A coluna Brasilianas, do Correio da Manhã, atribuiu a decisão à ausência de indicação de recursos orçamentários e de fonte de financiamento para um investimento desse porte. A informação não foi confirmada pelo tribunal, justamente por causa do sigilo do processo.
Procurado, o Metrô-DF informou que vai analisar as questões apresentadas pela Corte de Contas e prestar os esclarecimentos, e que adotará providências após nova deliberação do tribunal. A companhia classificou a suspensão cautelar como parte regular do controle externo em contratações complexas.
A Companhia analisará as questões apresentadas pela Corte de Contas e prestará os esclarecimentos, informou o Metrô-DF.
O que está em jogo na frota
O Metrô-DF opera hoje com 32 trens. A frota é o gargalo mais visível do sistema para quem embarca em Samambaia, Ceilândia ou Águas Claras no horário de pico: com o mesmo número de composições, o intervalo entre trens não cai, por mais estações que sejam entregues.

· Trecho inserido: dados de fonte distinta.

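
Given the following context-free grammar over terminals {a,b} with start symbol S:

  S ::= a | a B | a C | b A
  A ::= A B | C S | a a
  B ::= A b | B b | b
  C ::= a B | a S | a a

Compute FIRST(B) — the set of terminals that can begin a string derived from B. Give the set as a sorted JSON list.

FIRST sets, iterate to fixpoint:
round 1:
  A via A→a a: +{a}
  B via B→A b: +{a}
  B via B→b: +{b}
  C via C→a B: +{a}
  S via S→a: +{a}
  S via S→b A: +{b}
  FIRST(S)={a,b}  FIRST(A)={a}  FIRST(B)={a,b}  FIRST(C)={a}
round 2: done
  FIRST(S)={a,b}  FIRST(A)={a}  FIRST(B)={a,b}  FIRST(C)={a}

FIRST(B) = ["a", "b"]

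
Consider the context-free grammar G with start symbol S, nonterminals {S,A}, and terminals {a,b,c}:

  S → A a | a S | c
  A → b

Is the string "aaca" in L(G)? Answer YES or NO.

CNF form of G:
  S -> A T0 | T0 S | c
  A -> b
  T0 -> a

Fill CYK table bottom-up:
  cell(0,0) a: {T0}  orig:{}
  cell(1,1) a: {T0}  orig:{}
  cell(2,2) c: {S}
  cell(3,3) a: {T0}  orig:{}
  cell(0,1) aa: ∅
  cell(1,2) ac: {S}
  cell(2,3) ca: ∅
  cell(0,2) aac: {S}
  cell(1,3) aca: ∅
  cell(0,3) aaca: ∅

S ∉ T[0,3] ⇒ NO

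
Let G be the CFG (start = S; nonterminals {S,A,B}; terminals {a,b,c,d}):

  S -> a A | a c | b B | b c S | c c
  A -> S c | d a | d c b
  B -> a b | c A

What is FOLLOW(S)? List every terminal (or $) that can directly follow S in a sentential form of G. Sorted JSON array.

FIRST sets, iterate to fixpoint:
round 1:
  A via A→d a: +{d}
  B via B→a b: +{a}
  B via B→c A: +{c}
  S via S→a A: +{a}
  S via S→b B: +{b}
  S via S→c c: +{c}
  S: {a,b,c}  A: {d}  B: {a,c}
round 2:
  A via A→S c: +{a,b,c}
  S: {a,b,c}  A: {a,b,c,d}  B: {a,c}
round 3: (no change)
  S: {a,b,c}  A: {a,b,c,d}  B: {a,c}

FOLLOW sets:
seed FOLLOW(S) with $
round 1:
  A→S c: FOLLOW(S) ⊇ FIRST(c) = {c}; new: +{c}
  S→a A: FOLLOW(A) ⊇ FOLLOW(S) ⊇ {$,c}; new: +{$,c}
  S→b B: FOLLOW(B) ⊇ FOLLOW(S) ⊇ {$,c}; new: +{$,c}
  FOLLOW(S)={$,c}  FOLLOW(A)={$,c}  FOLLOW(B)={$,c}
round 2: done
  FOLLOW(S)={$,c}  FOLLOW(A)={$,c}  FOLLOW(B)={$,c}

FOLLOW(S) = ["$", "c"]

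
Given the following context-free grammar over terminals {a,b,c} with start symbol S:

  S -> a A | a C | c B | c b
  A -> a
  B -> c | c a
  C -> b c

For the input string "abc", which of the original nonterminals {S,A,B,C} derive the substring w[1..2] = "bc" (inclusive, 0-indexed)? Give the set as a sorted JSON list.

Convert to CNF:
  S -> T0 B | T0 T2 | T1 A | T1 C
  A -> a
  B -> T0 T1 | c
  C -> T2 T0
  T0 -> c
  T1 -> a
  T2 -> b

Fill CYK table bottom-up, restricted to cells inside w[1..2]:
  [1..1]={T2}  "b"  orig:{}
  [2..2]={B,T0}  "c"  orig:{B}
  [1..2]={C}  "bc"

Original NTs in T[1,2] deriving "bc": ["C"]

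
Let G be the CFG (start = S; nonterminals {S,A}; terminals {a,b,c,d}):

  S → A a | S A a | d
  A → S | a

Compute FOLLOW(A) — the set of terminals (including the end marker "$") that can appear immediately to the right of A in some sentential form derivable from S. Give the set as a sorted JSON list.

FIRST iteration:
iter 1:
  A via A→a: +{a}
  S via S→A a: +{a}
  S via S→d: +{d}
  FIRST[S]={a,d}  FIRST[A]={a}
iter 2:
  A via A→S: +{d}
  FIRST[S]={a,d}  FIRST[A]={a,d}
iter 3: (stable)
  FIRST[S]={a,d}  FIRST[A]={a,d}

Compute FOLLOW by fixpoint:
seed FOLLOW(S) with $
round 1:
  S→A a: FOLLOW(A) ⊇ FIRST(a) = {a}; new: +{a}
  S→S A a: FOLLOW(S) ⊇ FIRST(A) = {a,d}; new: +{a,d}
  FOLLOW(S)={$,a,d}  FOLLOW(A)={a}
round 2: (stable)
  FOLLOW(S)={$,a,d}  FOLLOW(A)={a}

FOLLOW(A) = ["a"]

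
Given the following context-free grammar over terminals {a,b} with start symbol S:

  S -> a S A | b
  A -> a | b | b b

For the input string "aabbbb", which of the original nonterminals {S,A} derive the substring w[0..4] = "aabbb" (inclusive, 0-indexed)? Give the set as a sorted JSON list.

CNF form of G:
  S -> T1 X2 | b
  A -> T0 T0 | a | b
  T0 -> b
  T1 -> a
  X2 -> S A

CYK table (by increasing span) (cells [i..j] with 0 ≤ i ≤ j ≤ 4 only):
  cell(0,0) a: {A,T1}  orig:{A}
  cell(1,1) a: {A,T1}  orig:{A}
  cell(2,2) b: {A,S,T0}  orig:{A,S}
  cell(3,3) b: {A,S,T0}  orig:{A,S}
  cell(4,4) b: {A,S,T0}  orig:{A,S}
  cell(0,1) aa: ∅
  cell(1,2) ab: ∅
  cell(2,3) bb: {A,X2}  orig:{A}
  cell(3,4) bb: {A,X2}  orig:{A}
  cell(0,2) aab: ∅
  cell(1,3) abb: {S}
  cell(2,4) bbb: {X2}  orig:{}
  cell(0,3) aabb: ∅
  cell(1,4) abbb: {S,X2}  orig:{S}
  cell(0,4) aabbb: {S}

Original NTs in T[0,4] deriving "aabbb": ["S"]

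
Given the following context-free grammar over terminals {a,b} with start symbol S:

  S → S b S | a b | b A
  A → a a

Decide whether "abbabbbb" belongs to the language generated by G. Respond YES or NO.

Convert to CNF:
  S -> S X2 | T0 T1 | T1 A
  A -> T0 T0
  T0 -> a
  T1 -> b
  X2 -> T1 S

CYK fill:
  cell(0,0) a: {T0}  orig:{}
  cell(1,1) b: {T1}  orig:{}
  cell(2,2) b: {T1}  orig:{}
  cell(3,3) a: {T0}  orig:{}
  cell(4,4) b: {T1}  orig:{}
  cell(5,5) b: {T1}  orig:{}
  cell(6,6) b: {T1}  orig:{}
  cell(7,7) b: {T1}  orig:{}
  cell(0,1) ab: {S}
  cell(1,2) bb: ∅
  cell(2,3) ba: ∅
  cell(3,4) ab: {S}
  cell(4,5) bb: ∅
  cell(5,6) bb: ∅
  cell(6,7) bb: ∅
  cell(0,2) abb: ∅
  cell(1,3) bba: ∅
  cell(2,4) bab: {X2}  orig:{}
  cell(3,5) abb: ∅
  cell(4,6) bbb: ∅
  cell(5,7) bbb: ∅
  cell(0,3) abba: ∅
  cell(1,4) bbab: ∅
  cell(2,5) babb: ∅
  cell(3,6) abbb: ∅
  cell(4,7) bbbb: ∅
  cell(0,4) abbab: {S}
  cell(1,5) bbabb: ∅
  cell(2,6) babbb: ∅
  cell(3,7) abbbb: ∅
  cell(0,5) abbabb: ∅
  cell(1,6) bbabbb: ∅
  cell(2,7) babbbb: ∅
  cell(0,6) abbabbb: ∅
  cell(1,7) bbabbbb: ∅
  cell(0,7) abbabbbb: ∅

S ∉ T[0,7] ⇒ NO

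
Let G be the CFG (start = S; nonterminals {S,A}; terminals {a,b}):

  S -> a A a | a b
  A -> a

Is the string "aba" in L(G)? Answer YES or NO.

Convert to CNF:
  S -> T0 T1 | T0 X2
  A -> a
  T0 -> a
  T1 -> b
  X2 -> A T0

CYK table (by increasing span):
  T[0,0] 'a' = {A,T0}  orig:{A}
  T[1,1] 'b' = {T1}  orig:{}
  T[2,2] 'a' = {A,T0}  orig:{A}
  T[0,1] 'ab' = {S}
  T[1,2] 'ba' = ∅
  T[0,2] 'aba' = ∅

S ∉ T[0,2] ⇒ NO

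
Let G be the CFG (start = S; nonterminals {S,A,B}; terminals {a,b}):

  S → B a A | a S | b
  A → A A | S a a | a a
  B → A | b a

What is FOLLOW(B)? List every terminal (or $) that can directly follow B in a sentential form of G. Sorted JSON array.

FIRST iteration:
pass 1:
  A via A→a a: +{a}
  B via B→A: +{a}
  B via B→b a: +{b}
  S via S→B a A: +{a,b}
  FIRST(S)={a,b}  FIRST(A)={a}  FIRST(B)={a,b}
pass 2:
  A via A→S a a: +{b}
  FIRST(S)={a,b}  FIRST(A)={a,b}  FIRST(B)={a,b}
pass 3: — fixpoint
  FIRST(S)={a,b}  FIRST(A)={a,b}  FIRST(B)={a,b}

Compute FOLLOW by fixpoint:
FOLLOW(S) := {$}
[1]
  A→A A: FOLLOW(A) ⊇ FIRST(A) = {a,b}; new: +{a,b}
  A→S a a: FOLLOW(S) ⊇ FIRST(a) = {a}; new: +{a}
  S→B a A: FOLLOW(B) ⊇ FIRST(a) = {a}; new: +{a}
  S→B a A: FOLLOW(A) ⊇ FOLLOW(S) ⊇ {$,a}; new: +{$}
  FOLLOW[S]={$,a}  FOLLOW[A]={$,a,b}  FOLLOW[B]={a}
[2] (no change)
  FOLLOW[S]={$,a}  FOLLOW[A]={$,a,b}  FOLLOW[B]={a}

FOLLOW(B) = ["a"]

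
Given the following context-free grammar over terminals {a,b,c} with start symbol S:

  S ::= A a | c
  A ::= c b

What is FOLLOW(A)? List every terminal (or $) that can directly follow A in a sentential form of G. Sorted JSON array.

FIRST sets, iterate to fixpoint:
pass 1:
  A via A→c b: +{c}
  S via S→A a: +{c}
  FIRST(S)={c}  FIRST(A)={c}
pass 2: done
  FIRST(S)={c}  FIRST(A)={c}

Compute FOLLOW by fixpoint:
FOLLOW(S) := {$}
[1]
  S→A a: FOLLOW(A) ⊇ FIRST(a) = {a}; new: +{a}
  FOLLOW(S)={$}  FOLLOW(A)={a}
[2] done
  FOLLOW(S)={$}  FOLLOW(A)={a}

FOLLOW(A) = ["a"]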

Ao lançar a licitação, o Governo do Distrito Federal projetou que a combinação de expansão da rede com renovação da frota poderia elevar o transporte diário dos atuais 160 mil a 180 mil passageiros para até 450 mil usuários por dia no prazo de cinco anos. Os 15 trens são a peça central dessa conta.
A disputa pelo contrato também vinha sendo acompanhada pela indústria. Segundo a Associação Brasileira da Indústria Ferroviária (Abifer), o edital reacendeu a competição entre fabricantes nacionais e fornecedores chineses, que vêm ampliando presença em licitações de material rodante no país.
A sessão de abertura das propostas estava marcada para 15 de setembro, às 10h, em certame internacional. Com a cautelar em vigor, a data perde efeito e uma eventual nova sessão depende do que o tribunal decidir.
O que acontece agora
A medida cautelar é o instrumento que permite ao tribunal de contas travar um processo antes da contratação, quando identifica indício de irregularidade que possa causar dano difícil de reverter depois. Ela não é decisão de mérito: vale enquanto durar a análise e pode ser revogada.
Enquanto a cautelar estiver em vigor, o certame não avança. O Metrô-DF precisa responder aos questionamentos do TCDF, e o tribunal decide se libera, se manda corrigir o edital ou se determina a anulação. Não há prazo fixado para essa nova deliberação.
Para o passageiro, o efeito prático é de calendário. Um trem metroviário leva anos entre a assinatura do contrato e a entrada em operação comercial, contando fabricação, testes e comissionamento. Cada mês de paralisação do processo empurra a data em que a frota nova chega às plataformas.
A ampliação do sistema é tema recorrente na cidade e apareceu em promessas de campanha ao longo do ano, incluindo propostas de novas linhas para Gama, Santa Maria e Asa Norte. A compra dos 15 trens, porém, é a etapa que atende a rede já existente.